BioWorld International Correspondent

BRUSSELS, Belgium - A humanized monoclonal antibody is the first product to benefit from the European Union's new accelerated assessment procedure.

At its late-April meeting, the European Medicines Agency's scientific committee recommended the grant of a marketing authorization for Soliris (eculizumab), from Alexion Europe SAS. The new procedure provides for assessment in a maximum of 150 days, instead of the normal 210-day timetable for the agency's centralized procedure.

Accelerated assessment was introduced by the revised EU pharmaceutical legislation in November 2005, to help speed patients' access to new medicines of major public health interest. Companies can request accelerated assessment provided they are able to demonstrate that their product responds to unmet medical needs or constitutes a significant improvement over the available methods of prevention, diagnosis or treatment of a condition. In 2006, the CHMP received 13 requests for accelerated assessment, four of which were accepted.

Soliris is intended to reduce hemolysis in patients with the rare blood disorder of paroxysmal nocturnal hemoglobinuria. It blocks complement-mediated cell lysis and activation, and can significantly reduce intravascular hemolysis and the need for red-cell transfusions. Evidence of clinical benefit of Soliris is limited to patients with a history of transfusions, but the agency said that it considers, on the basis of quality, safety and efficacy data, there is a favorable benefit to risk balance.

Soliris already won orphan drug status from the agency, and assessment of the marketing application, which began Oct. 25, was completed in 147 days. The positive opinion is also a first for a product submitted by a company benefiting from specific incentives for small and medium-sized companies.

Report: Germany Must Preserve Potential

Biotechnology must be applied more intensively in a wider range of uses, in order to keep up and to strengthen the competitiveness of German industry in the international arena, according to a new study from the German Institute for Economic Research.

Germany must use the potential of this new technology in a more decisive manner and improve the framework conditions, so that the German industry is not left behind in international developments, said Edeltraut Glänzer, board member of the German chemical industry association, which commissioned the study.

It said that between 258,000 and 443,000 jobs are influenced directly by biotechnology, and that a further 100,000 jobs could be added over the next 10 years. By 2020, biotechnology can secure or create between 369,000 and 596,000 jobs, said Bernward Garthoff, chairman of the German biotech industry association DIB. "By 2020, the number of people in a workplace connected with biotechnology will be higher than the number of persons currently employed in the entire German chemical industry, where the present staff total is around 440,000."
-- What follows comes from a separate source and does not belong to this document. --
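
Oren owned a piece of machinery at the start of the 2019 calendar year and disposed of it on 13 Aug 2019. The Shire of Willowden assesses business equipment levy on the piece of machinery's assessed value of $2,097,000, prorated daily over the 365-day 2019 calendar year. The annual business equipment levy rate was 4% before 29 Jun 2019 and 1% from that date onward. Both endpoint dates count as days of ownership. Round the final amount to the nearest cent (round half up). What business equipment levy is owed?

$43,778.47

1 Jan – 28 Jun 2019: 179 days at 4% → $2,097,000 × 4% × 179/365 = $41,135.6712
29 Jun – 13 Aug 2019: 46 days at 1% → $2,097,000 × 1% × 46/365 = $2,642.7945
Total = $43,778.4658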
At present the food industry ranks first in employment levels, followed by agriculture. But the study predicts that the greatest growth leaps for biotechnology will take place in the chemical industry, with novel products and improved processes tripling current employment levels and sales, and in the pharma industry, where sales are forecast to double.
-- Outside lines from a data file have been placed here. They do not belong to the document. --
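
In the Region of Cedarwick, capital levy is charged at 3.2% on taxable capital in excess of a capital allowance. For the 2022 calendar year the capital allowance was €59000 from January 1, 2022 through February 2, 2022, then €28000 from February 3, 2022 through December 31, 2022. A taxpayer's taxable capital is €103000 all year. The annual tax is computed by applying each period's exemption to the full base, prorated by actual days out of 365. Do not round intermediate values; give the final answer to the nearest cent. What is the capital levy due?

January 1 – February 2, 2022: 33 days, exemption €59000 → (€103000 − €59000) × 3.2% × 33/365 = €127.2986
February 3 – December 31, 2022: 332 days, exemption €28000 → (€103000 − €28000) × 3.2% × 332/365 = €2183.0137
Total = €2310.3123

€2310.31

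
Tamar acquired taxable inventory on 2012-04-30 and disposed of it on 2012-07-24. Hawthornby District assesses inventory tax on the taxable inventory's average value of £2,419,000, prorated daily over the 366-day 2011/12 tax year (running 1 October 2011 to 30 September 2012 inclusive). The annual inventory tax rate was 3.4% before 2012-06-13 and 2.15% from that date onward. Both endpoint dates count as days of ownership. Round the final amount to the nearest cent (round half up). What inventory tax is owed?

£15,855.69

2012-04-30 to 2012-06-12: 44 days at 3.4% → £2,419,000 × 3.4% × 44/366 = £9,887.4973
2012-06-13 to 2012-07-24: 42 days at 2.15% → £2,419,000 × 2.15% × 42/366 = £5,968.1885
Total = £15,855.6858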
Biotech Industry Addresses Patient Needs

The European biotech industry announced Monday new priorities to ensure patient-centered health care.

EuropaBio's Healthcare Manifesto 2007 laid out how the industry plans to handle health care innovations in order to meet Europe's unmet medical needs over the next few years. It focused on economic evaluation of biotechnology medicines, biosimilar medicinal products, orphan medicines, advanced therapies, bioethics, pharmacogenomics and genetics and the creation of an innovation-friendly environment for smaller firms in the biotech industry. The manifesto is twinned with an industry "patient charter" setting out a framework to ensure the integrity and independence of patient groups and industry partnerships.

The manifesto contains a long list of biotechnology's contributions to health care - treatments for more than 325 million patients, treatments for rare diseases with a genetic origin affecting as many as 30 million Europeans and their families and targeted research.

The chairman of EuropaBio's Healthcare Council, Andrea Rappagliosi of Merck-Serono, said, "EuropaBio's manifesto sets out the challenges to be met by policy makers and the industry to deliver a patient-centered approach to modern health care. We need to reverse the budget-driven, cost-containment paradigm of the current healthcare systems in Europe and put at the center of modern policy-making the ultimate consumer of health care: the patient."